Recreational goods and vehicles: The rising star of PCE on durables

Recent growth in real PCE on consumer durable goods has primarily been driven by recreational goods and vehicles, which contributed more than motor vehicles and parts. Between Q3 2009 and Q4 2015, real PCE on recreational goods and vehicles grew at an average SAAR of 10.1 percent, much higher the corresponding 5.5 percent growth for motor vehicles and parts.3 In fact, real spending on recreational goods and vehicles is now larger than real spending on motor vehicles, a stark contrast to 30 years back (figure 2).

Figure 2

Prices are a key reason behind changing patterns in PCE on durables

Although real PCE for recreational goods and motor vehicles has grown very quickly, consumers overall still spend more in nominal dollars for motor vehicles and parts (figure 3 and figure 4). The difference between the pictures of real spending and nominal spending is, of course, the prices of these two categories of consumer durable goods. Prices for recreational goods and vehicles have dropped over the years while that for motor vehicles and parts have risen (figure 5). For example, between Q1 1985 and Q4 2015, prices of recreational goods and vehicles fell an average 4.8 percent (SAAR) while that for motor vehicles and parts increased 1.3 percent.4 No wonder then that demand for recreational goods and vehicles has shot up over the years.

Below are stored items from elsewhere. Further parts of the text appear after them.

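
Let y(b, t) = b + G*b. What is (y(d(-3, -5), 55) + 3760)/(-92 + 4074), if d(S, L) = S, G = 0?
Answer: 3757/3982 ≈ 0.94350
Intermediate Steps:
y(b, t) = b (y(b, t) = b + 0*b = b + 0 = b)
(y(d(-3, -5), 55) + 3760)/(-92 + 4074) = (-3 + 3760)/(-92 + 4074) = 3757/3982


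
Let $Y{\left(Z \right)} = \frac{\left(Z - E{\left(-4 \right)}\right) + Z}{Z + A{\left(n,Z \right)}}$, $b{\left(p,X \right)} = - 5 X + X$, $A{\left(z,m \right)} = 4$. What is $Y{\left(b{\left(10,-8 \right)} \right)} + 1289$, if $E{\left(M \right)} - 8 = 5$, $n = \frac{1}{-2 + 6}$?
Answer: $\frac{15485}{12} \approx 1290.4$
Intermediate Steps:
$n = \frac{1}{4} \approx 0.25$
$E{\left(M \right)} = 13$ ($E{\left(M \right)} = 8 + 5 = 13$)
$b{\left(p,X \right)} = - 4 X$
$Y{\left(Z \right)} = \frac{-13 + 2 Z}{4 + Z}$ ($Y{\left(Z \right)} = \frac{\left(Z - 13\right) + Z}{Z + 4} = \frac{\left(Z - 13\right) + Z}{4 + Z} = \frac{\left(-13 + Z\right) + Z}{4 + Z} = \frac{-13 + 2 Z}{4 + Z}$)
$Y{\left(b{\left(10,-8 \right)} \right)} + 1289 = \frac{-13 + 2 \left(\left(-4\right) \left(-8\right)\right)}{4 - -32} + 1289 = \frac{-13 + 2 \cdot 32}{4 + 32} + 1289 = \frac{-13 + 64}{36} + 1289 = \frac{1}{36} \cdot 51 + 1289 = \frac{17}{12} + 1289 = \frac{15485}{12}$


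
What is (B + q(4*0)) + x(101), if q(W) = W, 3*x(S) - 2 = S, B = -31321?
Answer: -93860/3 ≈ -31287.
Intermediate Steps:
x(S) = ⅔ + S/3
(B + q(4*0)) + x(101) = (-31321 + 4*0) + (⅔ + (⅓)*101) = (-31321 + 0) + (⅔ + 101/3) = -31321 + 103/3 = -93860/3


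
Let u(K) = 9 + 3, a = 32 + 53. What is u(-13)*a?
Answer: 1020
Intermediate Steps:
a = 85
u(K) = 12
u(-13)*a = 12*85 = 1020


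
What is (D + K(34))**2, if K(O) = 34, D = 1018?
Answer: 1106704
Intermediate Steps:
(D + K(34))**2 = (1018 + 34)**2 = 1052**2 = 1106704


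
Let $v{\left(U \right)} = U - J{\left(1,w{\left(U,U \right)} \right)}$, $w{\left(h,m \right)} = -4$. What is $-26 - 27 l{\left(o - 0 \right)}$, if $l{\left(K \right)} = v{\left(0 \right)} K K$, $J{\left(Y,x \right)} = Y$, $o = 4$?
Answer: $406$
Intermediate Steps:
$v{\left(U \right)} = -1 + U$ ($v{\left(U \right)} = U - 1 = -1 + U$)
$l{\left(K \right)} = - K^{2}$ ($l{\left(K \right)} = \left(-1 + 0\right) K K = - K K = - K^{2}$)
$-26 - 27 l{\left(o - 0 \right)} = -26 - 27 \left(- \left(4 - 0\right)^{2}\right) = -26 - 27 \left(- \left(4 + 0\right)^{2}\right) = -26 - 27 \left(- 4^{2}\right) = -26 - 27 \left(\left(-1\right) 16\right) = -26 - -432 = -26 + 432 = 406$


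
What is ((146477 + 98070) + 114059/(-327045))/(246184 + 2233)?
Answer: 79977759556/81243537765 ≈ 0.98442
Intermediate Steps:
((146477 + 98070) + 114059/(-327045))/(246184 + 2233) = (244547 + 114059*(-1/327045))/248417 = (244547 - 114059/327045)*(1/248417) = (79977759556/327045)*(1/248417) = 79977759556/81243537765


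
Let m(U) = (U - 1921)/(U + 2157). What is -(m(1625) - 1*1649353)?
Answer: 3118926671/1891 ≈ 1.6494e+6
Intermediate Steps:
m(U) = (-1921 + U)/(2157 + U)
-(m(1625) - 1*1649353) = -((-1921 + 1625)/(2157 + 1625) - 1*1649353) = -(-296/3782 - 1649353) = -((1/3782)*(-296) - 1649353) = -(-148/1891 - 1649353) = -1*(-3118926671/1891) = 3118926671/1891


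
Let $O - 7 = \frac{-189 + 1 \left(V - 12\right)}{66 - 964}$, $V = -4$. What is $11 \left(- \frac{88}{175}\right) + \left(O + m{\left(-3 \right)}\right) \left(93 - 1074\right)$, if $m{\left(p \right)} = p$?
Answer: $- \frac{652719239}{157150} \approx -4153.5$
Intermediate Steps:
$O = \frac{6491}{898}$ ($O = 7 + \frac{-189 + 1 \left(-4 - 12\right)}{66 - 964} = 7 + \frac{-189 + 1 \left(-16\right)}{-898} = 7 + \left(-189 - 16\right) \left(- \frac{1}{898}\right) = 7 - - \frac{205}{898} = 7 + \frac{205}{898} = \frac{6491}{898} \approx 7.2283$)
$11 \left(- \frac{88}{175}\right) + \left(O + m{\left(-3 \right)}\right) \left(93 - 1074\right) = 11 \left(- \frac{88}{175}\right) + \left(\frac{6491}{898} - 3\right) \left(93 - 1074\right) = 11 \left(\left(-88\right) \frac{1}{175}\right) + \frac{3797}{898} \left(-981\right) = 11 \left(- \frac{88}{175}\right) - \frac{3724857}{898} = - \frac{968}{175} - \frac{3724857}{898} = - \frac{652719239}{157150}$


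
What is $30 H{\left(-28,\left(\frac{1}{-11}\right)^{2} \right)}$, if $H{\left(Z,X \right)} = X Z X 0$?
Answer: $0$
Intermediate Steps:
$H{\left(Z,X \right)} = 0$ ($H{\left(Z,X \right)} = X X Z 0 = Z X^{2} \cdot 0 = 0$)
$30 H{\left(-28,\left(\frac{1}{-11}\right)^{2} \right)} = 30 \cdot 0 = 0$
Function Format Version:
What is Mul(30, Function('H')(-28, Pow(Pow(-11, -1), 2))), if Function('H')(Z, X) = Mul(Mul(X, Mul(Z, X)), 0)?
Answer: 0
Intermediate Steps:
Function('H')(Z, X) = 0 (Function('H')(Z, X) = Mul(Mul(X, Mul(X, Z)), 0) = Mul(Mul(Z, Pow(X, 2)), 0) = 0)
Mul(30, Function('H')(-28, Pow(Pow(-11, -1), 2))) = Mul(30, 0) = 0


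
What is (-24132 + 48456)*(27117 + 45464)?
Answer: 1765460244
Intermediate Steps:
(-24132 + 48456)*(27117 + 45464) = 24324*72581 = 1765460244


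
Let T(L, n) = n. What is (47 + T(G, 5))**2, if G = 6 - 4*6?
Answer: 2704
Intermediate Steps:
G = -18 (G = 6 - 24 = -18)
(47 + T(G, 5))**2 = (47 + 5)**2 = 52**2 = 2704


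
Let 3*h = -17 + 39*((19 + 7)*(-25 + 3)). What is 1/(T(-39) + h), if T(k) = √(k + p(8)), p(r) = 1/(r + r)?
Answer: -1071600/7974495607 - 36*I*√623/7974495607 ≈ -0.00013438 - 1.1268e-7*I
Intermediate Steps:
p(r) = 1/(2*r)
T(k) = √(1/16 + k) (T(k) = √(k + (½)/8) = √(k + (½)*(⅛)) = √(k + 1/16) = √(1/16 + k))
h = -22325/3 (h = (-17 + 39*((19 + 7)*(-25 + 3)))/3 = (-17 + 39*(26*(-22)))/3 = (-17 + 39*(-572))/3 = (-17 - 22308)/3 = (⅓)*(-22325) = -22325/3 ≈ -7441.7)
1/(T(-39) + h) = 1/(√(1 + 16*(-39))/4 - 22325/3) = 1/(√(1 - 624)/4 - 22325/3) = 1/(√(-623)/4 - 22325/3) = 1/((I*√623)/4 - 22325/3) = 1/(I*√623/4 - 22325/3) = 1/(-22325/3 + I*√623/4)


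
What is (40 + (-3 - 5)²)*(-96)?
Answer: -9984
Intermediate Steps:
(40 + (-3 - 5)²)*(-96) = (40 + (-8)²)*(-96) = (40 + 64)*(-96) = 104*(-96) = -9984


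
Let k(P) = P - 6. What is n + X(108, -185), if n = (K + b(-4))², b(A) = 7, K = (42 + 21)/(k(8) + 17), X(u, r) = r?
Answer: -28369/361 ≈ -78.584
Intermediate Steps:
k(P) = -6 + P
K = 63/19 (K = (42 + 21)/((-6 + 8) + 17) = 63/(2 + 17) = 63/19 ≈ 3.3158)
n = 38416/361 (n = (63/19 + 7)² = (196/19)² = 38416/361 ≈ 106.42)
n + X(108, -185) = 38416/361 - 185 = -28369/361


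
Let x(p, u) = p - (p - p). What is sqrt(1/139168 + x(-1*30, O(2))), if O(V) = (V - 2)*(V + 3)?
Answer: I*sqrt(36314489222)/34792 ≈ 5.4772*I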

Increasing nominal spending and falling prices have thus resulted in real PCE in this category rising above real spending for motor vehicles and parts—even when nominal spending for motor vehicles remains higher.

Figure 3

Figure 4

Figure 5

A closer look at subcategories

Video, audio, photographic, and information processing equipment and media (VAPIPE) accounts for the lion’s share of real PCE on recreational goods and vehicles (figure 6). If we compare the VAPIPE subcategory to new motor vehicles—which accounts for the largest share of real PCE on motor vehicles and parts—the role of prices becomes even more apparent (figure 7). Between 1985 and 2015, VAPIPE prices fell by an average of 8.7 percent a year while prices for new motor vehicles grew by 1.2 percent.5 That explains why prices for recreational goods have been falling. Consequently, by 2015, real PCE on VAPIPE was about 89 times the corresponding figure for 1985, and higher than the combined value for spending on new motor vehicles and net purchases of used motor vehicles.6

Figure 6

Figure 7

It is evident from this discussion that a marked change—if not a revolutionary one—is underway in consumer spending on durables. While consumers continue to spend on motor vehicles, the category is increasingly ceding ground to recreational products. Demand for these products has shot up over the years due to declining prices. Technological innovation has also helped. Many of these recreational products are now portable and have multiple uses, thereby increasing their lure among consumers. It will be interesting to observe spending trends over the next decade—although who knows, consumers might spring another surprise.